The absence of arts journalism from the nation's peak journalism honours is not unusual, however. The arts is one of the most under-recognised beats that journalists cover.

A $7500 scholarship for arts journalists awarded by the Melbourne Press Club and the Trawalla Foundation was discontinued last year. The Trawalla Foundation (established by Melbourne business couple Alan and Carol Schwartz) has opted to consider another, more general form of media scholarship.

The only substantial honour for arts journalism is the $15,000 Pascall Prize (disclosure: this writer is on the board). Named for a former columnist at this newspaper, Geraldine Pascall, the prize has been won by just about every serious cultural writer of a certain age in the country. But its emphasis is on the particular discipline of criticism, rather than the important work of day-to-day reporting on the cultural world.

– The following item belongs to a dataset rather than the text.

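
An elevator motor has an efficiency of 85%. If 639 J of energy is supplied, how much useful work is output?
W_out = η × W_in = 0.85 × 639 = 543.15 J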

The US has its Pulitzer prizes for journalism with a specific category for criticism; this year's was won by The Australian's former art critic, Sebastian Smee, now at the Boston Globe.'

So is there a case for a national award for excellence in arts reporting?

Media Entertainment and Arts Alliance federal secretary Christopher Warren says the Walkley Awards recognise forms of journalism -- such as feature-writing -- rather than specific subject areas. The award categories will be reviewed late next year and arts journalism is likely to be on the agenda.